[hyphen] Americans
The title of the this series of wet plate collodion tintype portraits alludes to the hyphenated character of American identities (Irish-American, African-American, etc.), while only emphasizing the shared American identity. Although the heritage of each individual might be inferred from assumptions we make about features and costumes, the viewer is encouraged to suspend the kind of thinking that would traditionally assist in decoding these images in the context of American identity politics.
Like the photographers of the 1850s, I use hand-poured chemistry that I mix myself according to original recipes, period brass lenses, and wooden view cameras to expose positive images directly onto blackened aluminum and glass. The nineteenth-century collodion process was frequently used for “scientific” ethnographic studies of the human face, many of which were based in racist assumptions about physiognomy. The project draws attention to the fact that images of ourselves exist within a history of images. Our identities are linked to the visual history of social difference, a history in which photography has not always played an innocent role. In using this process, I aim to reexamine photography’s central role in defining difference.

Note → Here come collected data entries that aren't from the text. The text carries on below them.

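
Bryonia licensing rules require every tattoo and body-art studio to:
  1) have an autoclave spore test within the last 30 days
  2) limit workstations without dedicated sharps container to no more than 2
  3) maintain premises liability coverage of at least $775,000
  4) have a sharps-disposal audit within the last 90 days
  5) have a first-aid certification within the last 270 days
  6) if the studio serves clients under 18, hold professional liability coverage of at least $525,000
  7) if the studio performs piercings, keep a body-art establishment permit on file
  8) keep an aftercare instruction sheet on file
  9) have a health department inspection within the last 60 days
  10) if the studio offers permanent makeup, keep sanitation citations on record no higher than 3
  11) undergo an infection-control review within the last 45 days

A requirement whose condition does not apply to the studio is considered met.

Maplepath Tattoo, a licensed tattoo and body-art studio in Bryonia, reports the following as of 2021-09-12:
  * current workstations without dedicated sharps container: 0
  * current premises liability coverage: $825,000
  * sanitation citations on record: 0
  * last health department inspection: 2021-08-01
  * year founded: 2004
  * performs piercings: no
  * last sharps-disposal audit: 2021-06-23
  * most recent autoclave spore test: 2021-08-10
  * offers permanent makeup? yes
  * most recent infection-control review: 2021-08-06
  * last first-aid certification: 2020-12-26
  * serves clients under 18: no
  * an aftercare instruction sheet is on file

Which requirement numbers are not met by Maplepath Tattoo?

1

1. autoclave spore test 33 days ago vs limit 30 → not met
2. workstations without dedicated sharps container 0 ≤ 2 → met
3. premises liability coverage $825,000 ≥ $775,000 → met
4. sharps-disposal audit 81 days ago vs limit 90 → met
5. first-aid certification 260 days ago vs limit 270 → met
6. condition 'serves clients under 18' does not hold → requirement n/a → met
7. condition 'performs piercings' does not hold → requirement n/a → met
8. aftercare instruction sheet present → met
9. health department inspection 42 days ago vs limit 60 → met
10. condition 'offers permanent makeup' holds; sanitation citations on record 0 ≤ 3 → met
11. infection-control review 37 days ago vs limit 45 → met
Not met: 1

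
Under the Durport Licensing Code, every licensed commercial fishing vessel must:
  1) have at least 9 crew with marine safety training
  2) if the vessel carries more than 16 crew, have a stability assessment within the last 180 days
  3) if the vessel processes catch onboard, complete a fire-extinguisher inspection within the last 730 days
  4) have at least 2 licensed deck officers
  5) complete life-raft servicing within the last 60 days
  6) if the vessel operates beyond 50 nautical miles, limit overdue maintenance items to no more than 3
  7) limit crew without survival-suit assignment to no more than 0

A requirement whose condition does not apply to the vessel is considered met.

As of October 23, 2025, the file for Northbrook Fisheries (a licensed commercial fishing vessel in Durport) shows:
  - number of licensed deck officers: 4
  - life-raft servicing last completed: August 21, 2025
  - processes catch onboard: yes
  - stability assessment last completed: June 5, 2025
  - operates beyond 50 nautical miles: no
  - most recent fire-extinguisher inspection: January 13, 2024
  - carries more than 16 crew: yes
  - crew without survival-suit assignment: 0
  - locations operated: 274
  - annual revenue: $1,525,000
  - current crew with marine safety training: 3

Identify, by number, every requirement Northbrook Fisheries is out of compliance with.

1. crew with marine safety training 3 < 9 → not met
2. condition 'carries more than 16 crew' holds; stability assessment 140 days ago vs limit 180 → met
3. condition 'processes catch onboard' holds; fire-extinguisher inspection 649 days ago vs limit 730 → met
4. licensed deck officers 4 ≥ 2 → met
5. life-raft servicing 63 days ago vs limit 60 → not met
6. condition 'operates beyond 50 nautical miles' does not hold → requirement n/a → met
7. crew without survival-suit assignment 0 ≤ 0 → met
Not met: 1, 5

1, 5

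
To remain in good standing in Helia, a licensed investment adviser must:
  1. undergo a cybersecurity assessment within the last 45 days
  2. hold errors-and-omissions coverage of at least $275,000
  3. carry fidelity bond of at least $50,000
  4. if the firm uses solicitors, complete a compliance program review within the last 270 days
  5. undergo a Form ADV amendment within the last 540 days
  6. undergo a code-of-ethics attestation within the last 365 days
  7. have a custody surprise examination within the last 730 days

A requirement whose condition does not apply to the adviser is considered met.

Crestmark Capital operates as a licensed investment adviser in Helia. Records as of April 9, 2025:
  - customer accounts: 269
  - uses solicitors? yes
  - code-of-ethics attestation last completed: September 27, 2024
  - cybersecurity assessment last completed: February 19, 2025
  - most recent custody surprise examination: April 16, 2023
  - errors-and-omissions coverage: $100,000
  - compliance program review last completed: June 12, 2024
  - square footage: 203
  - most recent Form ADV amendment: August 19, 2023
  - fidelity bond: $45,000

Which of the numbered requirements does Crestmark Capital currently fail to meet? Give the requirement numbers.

1. cybersecurity assessment 49 days ago vs limit 45 → not met
2. errors-and-omissions coverage $100,000 < $275,000 → not met
3. fidelity bond $45,000 < $50,000 → not met
4. condition 'uses solicitors' holds; compliance program review 301 days ago vs limit 270 → not met
5. Form ADV amendment 599 days ago vs limit 540 → not met
6. code-of-ethics attestation 194 days ago vs limit 365 → met
7. custody surprise examination 724 days ago vs limit 730 → met
Not met: 1, 2, 3, 4, 5

1, 2, 3, 4, 5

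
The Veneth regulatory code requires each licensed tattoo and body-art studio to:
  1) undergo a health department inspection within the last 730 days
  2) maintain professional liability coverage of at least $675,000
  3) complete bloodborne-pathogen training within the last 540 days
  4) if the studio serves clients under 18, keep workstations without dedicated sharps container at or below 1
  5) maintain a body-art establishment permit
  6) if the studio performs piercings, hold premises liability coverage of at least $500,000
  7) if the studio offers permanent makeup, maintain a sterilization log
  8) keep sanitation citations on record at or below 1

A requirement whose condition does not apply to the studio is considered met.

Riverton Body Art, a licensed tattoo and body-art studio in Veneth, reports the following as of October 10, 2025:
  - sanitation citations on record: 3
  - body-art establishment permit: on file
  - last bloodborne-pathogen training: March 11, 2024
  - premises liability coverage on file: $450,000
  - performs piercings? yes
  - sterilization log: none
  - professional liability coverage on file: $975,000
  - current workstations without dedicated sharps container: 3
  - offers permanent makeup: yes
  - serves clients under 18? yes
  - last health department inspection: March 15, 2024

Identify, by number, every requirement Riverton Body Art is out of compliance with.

3, 4, 6, 7, 8

1. health department inspection 574 days ago vs limit 730 → met
2. professional liability coverage $975,000 ≥ $675,000 → met
3. bloodborne-pathogen training 578 days ago vs limit 540 → not met
4. condition 'serves clients under 18' holds; workstations without dedicated sharps container 3 > 1 → not met
5. body-art establishment permit present → met
6. condition 'performs piercings' holds; premises liability coverage $450,000 < $500,000 → not met
7. condition 'offers permanent makeup' holds; sterilization log absent → not met
8. sanitation citations on record 3 > 1 → not met
Not met: 3, 4, 6, 7, 8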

Each portrait is photographed from a similar angle and distance, making it part of a systematic study and a “collection” of images, but the individual images resist the cataloguing tendency of such a collection. A large part of my practice includes the involvement of my subjects in the creation of the images that represent them. Each resulting image is a revealing portrait of an individual, but one in which the common human denominator comes to the foreground.